Thermo Fisher Scientific Inc | Special shareholder meeting improvement at Thermo Fisher Scientific Inc

Status
AGM passed
AGM date
Previous AGM date
Proposal number
4
Resolution details
Company ticker
TMOS34:BZ
Lead filer
Resolution ask
Adopt or amend a policy
ESG theme
  • Governance
ESG sub-theme
  • Shareholder rights
Type of vote
Shareholder proposal
Filer type
Shareholder
Company sector
Health Care
Company HQ country
United States
Resolved clause
Shareholders ask our Board of Directors to remove the current shareholder rights provision that considers the voice of certain Thermo Fisher Scientific (TMO) shareholders as non-shareholders. Currently all shares not held for one continuous year are considered non-shareholders if they seek to call for a special shareholder meeting on an important matter.
Supporting statement
Shareholders ask our Board of Directors to remove the current shareholder rights provision that considers the voice of certain Thermo Fisher Scientific (TMO) shareholders as non-shareholders. Currently all shares not held for one continuous year are considered non-shareholders if they seek to call for a special shareholder meeting on an important matter.

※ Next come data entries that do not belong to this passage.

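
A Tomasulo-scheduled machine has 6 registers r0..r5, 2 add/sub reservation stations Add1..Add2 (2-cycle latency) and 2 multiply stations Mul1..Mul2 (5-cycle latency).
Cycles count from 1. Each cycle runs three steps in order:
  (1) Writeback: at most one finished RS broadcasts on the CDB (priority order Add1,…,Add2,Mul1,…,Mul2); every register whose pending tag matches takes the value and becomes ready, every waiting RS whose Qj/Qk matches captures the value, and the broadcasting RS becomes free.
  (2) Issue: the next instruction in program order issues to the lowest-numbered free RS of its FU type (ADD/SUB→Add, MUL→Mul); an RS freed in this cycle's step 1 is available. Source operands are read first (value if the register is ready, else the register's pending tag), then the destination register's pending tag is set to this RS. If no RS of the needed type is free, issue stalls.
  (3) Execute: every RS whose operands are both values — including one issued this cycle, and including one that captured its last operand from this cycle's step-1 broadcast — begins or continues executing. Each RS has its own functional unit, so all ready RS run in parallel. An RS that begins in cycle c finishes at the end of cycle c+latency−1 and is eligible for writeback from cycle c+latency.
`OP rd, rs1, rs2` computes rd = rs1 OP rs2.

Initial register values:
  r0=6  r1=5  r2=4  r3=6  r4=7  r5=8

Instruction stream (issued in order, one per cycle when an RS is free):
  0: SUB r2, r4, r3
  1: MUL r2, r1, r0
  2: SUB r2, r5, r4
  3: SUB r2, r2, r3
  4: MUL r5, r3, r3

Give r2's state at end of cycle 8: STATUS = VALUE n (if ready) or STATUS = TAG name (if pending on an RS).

STATUS = VALUE -5

c1: issue SUB r2<-Add1 | r0:6,r1:5,r2:Add1,r3:6,r4:7,r5:8
c2: issue MUL r2<-Mul1 | r0:6,r1:5,r2:Mul1,r3:6,r4:7,r5:8
c3: CDB Add1=1; issue SUB r2<-Add1 | r0:6,r1:5,r2:Add1,r3:6,r4:7,r5:8
c4: issue SUB r2<-Add2 | r0:6,r1:5,r2:Add2,r3:6,r4:7,r5:8
c5: CDB Add1=1; issue MUL r5<-Mul2 | r0:6,r1:5,r2:Add2,r3:6,r4:7,r5:Mul2
c6: - | r0:6,r1:5,r2:Add2,r3:6,r4:7,r5:Mul2
c7: CDB Add2=-5 | r0:6,r1:5,r2:-5,r3:6,r4:7,r5:Mul2
c8: CDB Mul1=30 | r0:6,r1:5,r2:-5,r3:6,r4:7,r5:Mul2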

The current one-year shareholder rights exclusion for all shares held for less than one continuous year makes the current so-called shareholder right to call for a special shareholder meeting useless. There is no point to have useless right on the books of TMO.

The reason to enable all shareholders to call for a special shareholder meeting is to allow one shareholder or a group of shareholders to quickly acquire TMO shares to equal the challenging 15% share ownership requirement ($30 billion), based on all shares outstanding, to call for a special shareholder meeting to incentivize a turnaround of TMO should TMO find itself in a slump in the future.

The best strategies for turning around a company do not necessarily come from a company’s existing shareholders.

TMO stock is now in somewhat of a slump. During a run-up in stock price TMO stock was at $554 in 2021 and is at $535 in late 2024. If TMO continues to slump, TMO shareholders and potential TMO shareholders will not even consider acquiring more shares in order to call for a special meeting, if they have to wait one-year to call for a special shareholder meeting. A one-year holding period makes no sense. A slumping stock price demands an immediate response before the window of opportunity passes.

If one shareholder or a group of shareholders can quickly acquire more shares to call for a special shareholder meeting this is an incentive for TMO Directors to avoid a slump in the first place since the continue service of the least qualified TMO Directors could be terminated by a special meeting. This is a good incentive for the TMO Directors to have for the benefit of all TMO shareholders.

At minimum this proposal alerts shareholders to the severe limitation, to the point of uselessness, baked into the current TMO rules for shareholders to call for a special shareholder meeting.